Em um primeiro momento, “Crookly” (1994) aparenta algo como
um nostálgico e movimentado drama familiar situado no bairro nova-iorquino
Brooklyn na virada das décadas 60 e 70. Por vezes, a estrutura narrativa
acentua essa impressão ao formatar a trama em alguns momentos como se fosse uma
sucessão de episódios entre o cômico e o pitoresco. Aos poucos, entretanto, os
personagens e as próprias situações do roteiro vão ganhando unidade e mesmo maior
profundidade psicológica.

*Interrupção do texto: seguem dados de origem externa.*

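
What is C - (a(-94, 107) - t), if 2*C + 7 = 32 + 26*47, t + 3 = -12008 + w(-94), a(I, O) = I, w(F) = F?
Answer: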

A história do processo de amadurecimento da pequena
Troy (Zelda Harris) em meio a um conturbado ambiente familiar (pai música
desempregado, mãe sobrecarregada e irmãos encapetados) ganha nuances dramáticas
muito bem delineadas e também apresenta um forte subtexto sócio-político, em
que a gradual tomada de consciência da protagonista da necessidade de
fortalecer seu caráter e postura moral diante das dificuldades da vida se
relaciona com um contexto histórico em que os negros norte-americanos passam a
ser tornarem mais proativos e contestadores da discriminação que sofrem (não à
toa, Martin Luther King, Angela Davis e Malcom X são originários desse
cenário). Dessa forma, “Crooklyn” mostra notável sintonia com outros filmes de
seu diretor Spike Lee que também apresentam essa temática social como “Faça a
coisa certa” (1989), “Febre na selva” (1991) e “Malcom X” (1992). E também
assim como em tais obras, estão lá boa parte das características mais
expressivas do estilo do cineasta – a encenação vibrante, a concepção visual
baseada em cores fortes e enquadramentos virtuosos, a montagem sintetizada numa
dinâmica peculiar entre imagem e som. Nesse último quesito, “Crooklyn” é
particularmente antológico na forma com que as maravilhosas canções de black
music da trilha sonora se inserem na narrativa.